I hover at the edge, frozen in indecision.

Run or try to help?

Then the blond guy lands a blow just as a sudden gust of wind out of nowhere slams into my attacker. The combined force hurls him into the trunk of a tree, its branches shuddering on impact, before he slides to the ground in a crumpled heap.

The blond guy’s shoulders heave as he stomps over to the fallen attacker.

Is he dead? Or just knocked out?

He’s in bad shape. Multiple burn marks over his arms, chest and face. One eye is swollen shut, and from the angle he’s slumped, his shoulder might be dislocated.

I happen to catch sight of his hands and I gasp. The ends of each finger are tipped in sharp claws.

The blond reaches him just as a groan leaves the attacker’s mouth, and I’m not sure whether I’m glad or not that he’s still alive.

His dark head lolls to the side, but his eyes remain shut.

“Stay down,” the blond orders. “I’ll deal with you in a minute.” His voice is deep and authoritative, and a shiver runs through me.

It’s obvious he saved me from what would have been, at best, a kidnapping, but he isn’t human. The fire, the wind magic, prove that. Which means he’s exactly what my parents taught me to run from my entire life.

My would-be rescuer turns his back on the attacker and our gazes connect.

Green. His eyes are green . . . and slitted?

He blinks and the pupils are normal again.

“Are you okay?” he asks, but as soon as the words leave his mouth, the attacker lumbers to his feet behind him, his black claws catching the moonlight.

I open my mouth to shout a warning, but the blond’s already turning, his fist a blur of green and red flames as it slams into the attacker’s chest, hurling him back into another tree, where his dark head snaps against the trunk with a hollow crack.

This time, when he hits the ground, he doesn’t groan or twitch.
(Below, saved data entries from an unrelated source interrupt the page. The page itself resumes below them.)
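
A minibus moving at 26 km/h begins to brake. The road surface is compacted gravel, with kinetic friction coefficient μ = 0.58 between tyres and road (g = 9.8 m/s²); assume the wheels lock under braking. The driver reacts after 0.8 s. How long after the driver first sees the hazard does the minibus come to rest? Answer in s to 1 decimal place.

Total time ≈ 2.1 s

26 km/h ÷ 3.6 = 7.2222 m/s.
a = μg = 0.58 × 9.8 = 5.684 m/s².
Braking time = v/a = 7.2222 / 5.684 = 1.271 s.
Total = 0.8 + 1.271 = 2.071 s.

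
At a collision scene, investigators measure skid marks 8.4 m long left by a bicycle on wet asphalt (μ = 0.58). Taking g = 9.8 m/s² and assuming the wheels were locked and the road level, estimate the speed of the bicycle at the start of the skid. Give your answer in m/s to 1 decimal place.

Initial speed ≈ 9.8 m/s

Deceleration a = μg = 0.58 × 9.8 = 5.684 m/s².
v = √(2a·d) = √(2 × 5.684 × 8.4) = √95.491 = 9.7719 m/s.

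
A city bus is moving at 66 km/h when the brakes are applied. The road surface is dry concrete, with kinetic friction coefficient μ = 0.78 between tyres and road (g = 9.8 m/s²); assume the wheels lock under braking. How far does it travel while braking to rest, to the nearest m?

Braking distance ≈ 22 m

66 km/h ÷ 3.6 = 18.3333 m/s.
a = μg = 0.78 × 9.8 = 7.644 m/s².
Braking distance = v²/(2a) = 18.3333² / (2 × 7.644) = 336.110 / 15.288 = 21.985 m.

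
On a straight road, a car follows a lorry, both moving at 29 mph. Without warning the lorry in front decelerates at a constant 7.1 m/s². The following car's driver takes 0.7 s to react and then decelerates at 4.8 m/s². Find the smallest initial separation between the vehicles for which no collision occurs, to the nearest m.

29 mph × 0.44704 = 12.9642 m/s.
Leader travels v²/(2a_L) = 168.070 / 14.200 = 11.836 m before stopping.
Follower covers v·t_r = 12.9642 × 0.7 = 9.075 m while reacting, then v²/(2a_F) = 168.070 / 9.600 = 17.507 m while braking, for a total of 9.075 + 17.507 = 26.582 m.
Since a_F ≤ a_L and the follower starts braking later, the follower is never slower than the leader, so the closest approach is when both have stopped.
Minimum gap = 26.582 − 11.836 = 14.746 m.

Minimum gap ≈ 15 m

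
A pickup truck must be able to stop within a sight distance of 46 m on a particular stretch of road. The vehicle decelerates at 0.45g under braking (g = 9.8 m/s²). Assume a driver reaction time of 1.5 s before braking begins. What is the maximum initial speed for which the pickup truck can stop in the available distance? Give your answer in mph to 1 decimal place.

a = 0.45 × 9.8 = 4.410 m/s².
Stopping distance: v·t_r + v²/(2a) = 46 with t_r = 1.5 s and a = 4.410 m/s².
So v² + 13.230 v − 405.72 = 0.
Positive root: v = −a·t_r + √((a·t_r)² + 2a·d) = −6.615 + √(43.758 + 405.72) = 14.5859 m/s.
14.5859 m/s ÷ 0.44704 = 32.628 mph.

Maximum speed ≈ 32.6 mph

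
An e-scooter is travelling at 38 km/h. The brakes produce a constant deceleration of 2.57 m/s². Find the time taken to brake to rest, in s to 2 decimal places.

38 km/h ÷ 3.6 = 10.5556 m/s.
Braking time = v/a = 10.5556 / 2.570 = 4.107 s.

Braking time ≈ 4.11 s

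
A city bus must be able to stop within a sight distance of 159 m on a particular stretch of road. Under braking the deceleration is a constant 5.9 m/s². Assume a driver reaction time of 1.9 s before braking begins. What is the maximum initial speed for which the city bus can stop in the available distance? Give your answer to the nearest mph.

Stopping distance: v·t_r + v²/(2a) = 159 with t_r = 1.9 s and a = 5.900 m/s².
So v² + 22.420 v − 1876.20 = 0.
Positive root: v = −a·t_r + √((a·t_r)² + 2a·d) = −11.210 + √(125.664 + 1876.20) = 33.5322 m/s.
33.5322 m/s ÷ 0.44704 = 75.009 mph.

Maximum speed ≈ 75 mph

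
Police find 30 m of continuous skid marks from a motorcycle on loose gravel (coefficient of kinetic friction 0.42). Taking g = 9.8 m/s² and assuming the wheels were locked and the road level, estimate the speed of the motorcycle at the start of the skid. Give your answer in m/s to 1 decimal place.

Initial speed ≈ 15.7 m/s

Deceleration a = μg = 0.42 × 9.8 = 4.116 m/s².
v = √(2a·d) = √(2 × 4.116 × 30) = √246.960 = 15.7150 m/s.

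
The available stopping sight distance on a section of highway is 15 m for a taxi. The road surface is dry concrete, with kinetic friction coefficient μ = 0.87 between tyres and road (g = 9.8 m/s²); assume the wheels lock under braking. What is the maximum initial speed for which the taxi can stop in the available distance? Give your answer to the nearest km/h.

a = μg = 0.87 × 9.8 = 8.526 m/s².
v²/(2a) = d ⇒ v = √(2 × 8.526 × 15) = √255.78 = 15.9931 m/s.
15.9931 m/s × 3.6 = 57.575 km/h.

Maximum speed ≈ 58 km/h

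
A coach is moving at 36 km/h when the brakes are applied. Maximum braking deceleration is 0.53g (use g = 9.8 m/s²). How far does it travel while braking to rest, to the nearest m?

Braking distance ≈ 10 m

36 km/h ÷ 3.6 = 10.0000 m/s.
a = 0.53 × 9.8 = 5.194 m/s².
Braking distance = v²/(2a) = 10.0000² / (2 × 5.194) = 100.000 / 10.388 = 9.626 m.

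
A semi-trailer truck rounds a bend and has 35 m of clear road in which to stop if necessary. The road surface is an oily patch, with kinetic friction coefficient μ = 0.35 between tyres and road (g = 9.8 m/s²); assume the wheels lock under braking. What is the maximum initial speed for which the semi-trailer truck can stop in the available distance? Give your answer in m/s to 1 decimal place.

a = μg = 0.35 × 9.8 = 3.430 m/s².
v²/(2a) = d ⇒ v = √(2 × 3.430 × 35) = √240.10 = 15.4952 m/s.

Maximum speed ≈ 15.5 m/s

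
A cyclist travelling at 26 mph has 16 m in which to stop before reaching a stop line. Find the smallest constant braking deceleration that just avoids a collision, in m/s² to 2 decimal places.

26 mph × 0.44704 = 11.6230 m/s.
v² = 2a·d ⇒ a = v²/(2d) = 11.6230² / (2 × 16.000) = 135.094 / 32.000 = 4.2217 m/s².

Required deceleration ≈ 4.22 m/s²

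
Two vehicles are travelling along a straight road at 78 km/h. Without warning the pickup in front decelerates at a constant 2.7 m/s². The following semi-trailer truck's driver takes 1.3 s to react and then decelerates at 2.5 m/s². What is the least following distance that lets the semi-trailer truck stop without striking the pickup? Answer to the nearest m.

78 km/h ÷ 3.6 = 21.6667 m/s.
Leader travels v²/(2a_L) = 469.446 / 5.400 = 86.934 m before stopping.
Follower covers v·t_r = 21.6667 × 1.3 = 28.167 m while reacting, then v²/(2a_F) = 469.446 / 5.000 = 93.889 m while braking, for a total of 28.167 + 93.889 = 122.056 m.
Since a_F ≤ a_L and the follower starts braking later, the follower is never slower than the leader, so the closest approach is when both have stopped.
Minimum gap = 122.056 − 86.934 = 35.122 m.

Minimum gap ≈ 35 m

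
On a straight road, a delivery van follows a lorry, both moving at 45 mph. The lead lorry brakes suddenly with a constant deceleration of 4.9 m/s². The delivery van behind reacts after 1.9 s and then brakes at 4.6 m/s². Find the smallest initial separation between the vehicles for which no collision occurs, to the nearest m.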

He lies perfectly still.

The blond guy mutters a curse and crouches down, feeling for a pulse.

“Is he . . .?”

“Still breathing,” he says. “But we should get?—”

A loud gasp cuts him off, the attacker’s chest jerking upward. For a heartbeat, his eyes fly open and he convulses as a stream of thick, black smoke pours from his mouth, curling into the night air like a serpent tasting the dark, before evaporating into the night.

I stumble back, shocked, and lose my footing. Rolling my ankle, I fall to the ground, landing hard on my butt.

The guy falls still again. Too still this time.

The blond remains crouched over the body, and I don’t need to ask this time. We both know he’s gone.